A juvenile court that accepts transfer of an entire delinquency case from another county has the power to rule on a Proposition 47 petition to recall the disposition made by the transferor county. I.S. pleaded no contest to felony theft in Contra Costa County Juvenile Court. After his family moved, I.S. filed a Proposition 47 petition in the San Francisco Juvenile Court to reduce his felony theft offense to misdemeanor larceny. The petition was denied without prejudice on the ground that only the Contra Costa court had jurisdiction to act on I.S.’s petition. He appealed. Held: Reversed. Welfare and Institutions Code section 750 provides that when the person who would be entitled to custody of a juvenile moves to another county, “the entire case may be transferred” to the juvenile court in the county where the person having custody resides. Meanwhile, Proposition 47, which reclassified certain felonies as misdemeanors, provides that a qualifying offender “may petition for a recall of sentence before the trial court that entered the judgment of conviction.” (Pen. Code § 1170.18, subd. (a).) Analogizing to People v. Adelmann (2016) 2 Cal.App.5th 1188, review granted 11/9/2016 (S237602), which considered the jurisdictional interplay between Proposition 47 and a statute providing for transfer of adult probation cases to the county in which the probationer takes up permanent residence, the court concluded that the transferee juvenile court has jurisdiction to entertain a petition for recall. Like the transfer statute at issue in Adelmann, which provided that the receiving court shall have “entire jurisdiction over the case,” section 750 contains jurisdictional language permitting “the entire case” to be transferred. Section 1170.18 is silent on the issue of jurisdiction, and the Court of Appeal disagreed with the Attorney General’s argument that Proposition 47 implicitly effected an exception to these jurisdictional transfer statutes.

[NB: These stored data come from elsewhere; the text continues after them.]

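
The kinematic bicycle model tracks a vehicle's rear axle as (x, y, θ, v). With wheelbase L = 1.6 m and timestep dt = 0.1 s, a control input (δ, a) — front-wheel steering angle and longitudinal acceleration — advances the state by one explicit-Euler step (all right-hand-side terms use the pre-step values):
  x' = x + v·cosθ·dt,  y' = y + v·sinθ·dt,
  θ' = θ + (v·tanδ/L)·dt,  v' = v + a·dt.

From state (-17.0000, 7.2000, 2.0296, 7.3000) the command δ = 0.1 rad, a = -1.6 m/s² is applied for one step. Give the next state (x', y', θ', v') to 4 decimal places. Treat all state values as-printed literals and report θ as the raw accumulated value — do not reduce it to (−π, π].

x' = -17.0000 + 7.3000·cos(2.0296)·0.1 = -17.3233
y' = 7.2000 + 7.3000·sin(2.0296)·0.1 = 7.8545
θ' = 2.0296 + (7.3000/1.6)·tan(0.1)·0.1 = 2.0754
v' = 7.3000 − 1.6000·0.1 = 7.1400

(-17.3233, 7.8545, 2.0754, 7.1400)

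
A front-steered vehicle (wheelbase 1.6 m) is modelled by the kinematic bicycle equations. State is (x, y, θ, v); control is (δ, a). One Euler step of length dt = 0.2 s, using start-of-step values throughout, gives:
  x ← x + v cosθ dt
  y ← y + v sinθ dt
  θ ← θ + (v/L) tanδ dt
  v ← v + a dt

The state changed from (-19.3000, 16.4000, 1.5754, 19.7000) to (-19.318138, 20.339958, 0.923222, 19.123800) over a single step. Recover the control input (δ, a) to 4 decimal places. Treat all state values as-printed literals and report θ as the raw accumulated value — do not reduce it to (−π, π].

δ = -0.2589, a = -2.8810

a = (v'−v)/dt = (-0.576200)/0.2 = -2.8810
Δθ = θ'−θ = -0.652178;  (v·dt/L) = 19.7000·0.2/1.6 = 2.462500
tan δ = Δθ·L/(v·dt) = -0.264844  →  δ = -0.2589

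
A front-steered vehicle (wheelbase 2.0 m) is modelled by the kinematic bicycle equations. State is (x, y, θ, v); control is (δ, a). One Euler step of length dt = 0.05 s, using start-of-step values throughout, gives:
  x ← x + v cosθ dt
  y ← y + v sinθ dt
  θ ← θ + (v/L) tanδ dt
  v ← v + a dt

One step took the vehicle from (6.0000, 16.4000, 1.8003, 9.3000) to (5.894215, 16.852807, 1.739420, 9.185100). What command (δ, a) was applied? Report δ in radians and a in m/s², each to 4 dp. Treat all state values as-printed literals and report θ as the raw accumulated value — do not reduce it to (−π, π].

δ = -0.2561, a = -2.2980

a = (v'−v)/dt = (-0.114900)/0.05 = -2.2980
Δθ = θ'−θ = -0.060880;  (v·dt/L) = 9.3000·0.05/2.0 = 0.232500
tan δ = Δθ·L/(v·dt) = -0.261849  →  δ = -0.2561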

Portion of weapon-related probation condition that prohibited minor from possessing “anything that looks like a weapon” is not vague and the condition does not need to include a scienter requirement. When I.S.’s case was transferred to San Francisco, the juvenile court re-declared him a ward and reimposed probation conditions. One condition prohibited I.S. from possessing deadly and dangerous weapons, including anything that looked like a weapon, replicas, toys, and fakes, and specified items the court considered dangerous and deadly weapons. On appeal, I.S. argued that a portion of the condition that prohibited him from possessing “anything that looks like a weapon” was vague. He also argued that a scienter requirement should be added because some parts of the condition could be improperly applied to nondangerous, nondeadly weapons. The Court of Appeal disagreed. When interpreting a probation condition, the court relies on context and common sense. Although the juvenile court did not use the modifying phrase “deadly or dangerous” with every part of the condition, its repetition of the phrase and the examples given indicated that the condition reasonably encompasses only dangerous or deadly weapons and their replicas, and therefore gave I.S. fair notice of what items were prohibited. Because the phrase “deadly or dangerous” has an established meaning, which includes an intent requirement, there is no need for the condition to have an explicit intent requirement. The court declined to follow In re Kevin R. (2015) 239 Cal.App.4th 351, 366 to the extent it requires an express intent. Furthermore, because a probationer’s violation cannot be based on “unwitting” noncompliance with his probations conditions, it is unnecessary to modify the condition to prohibit “knowing” possession of dangerous or deadly weapons. [Editor’s Note: Similar issues are pending in the California Supreme Court in People v. Hall (2015) 236 Cal.App.4th 1124, review granted 9/9/2015 (S227193/A141278).]
Portion of weapon-related probation condition that prohibited minor from possessing “anything that can be considered by someone else to be a weapon” is unconstitutionally vague. I.S. also argued that another portion of the probation condition that prohibited him from possessing “anything that can be considered by someone else to be a weapon” was vague. The court agreed. A minor cannot fairly be expected to avoid all items that another person might consider to be a deadly or dangerous weapon and numerous courts have sustained vagueness challenges where the probation condition fails to specify that the probationer know an item falls within the prohibited category. The court modified the probation condition to remove this phrase.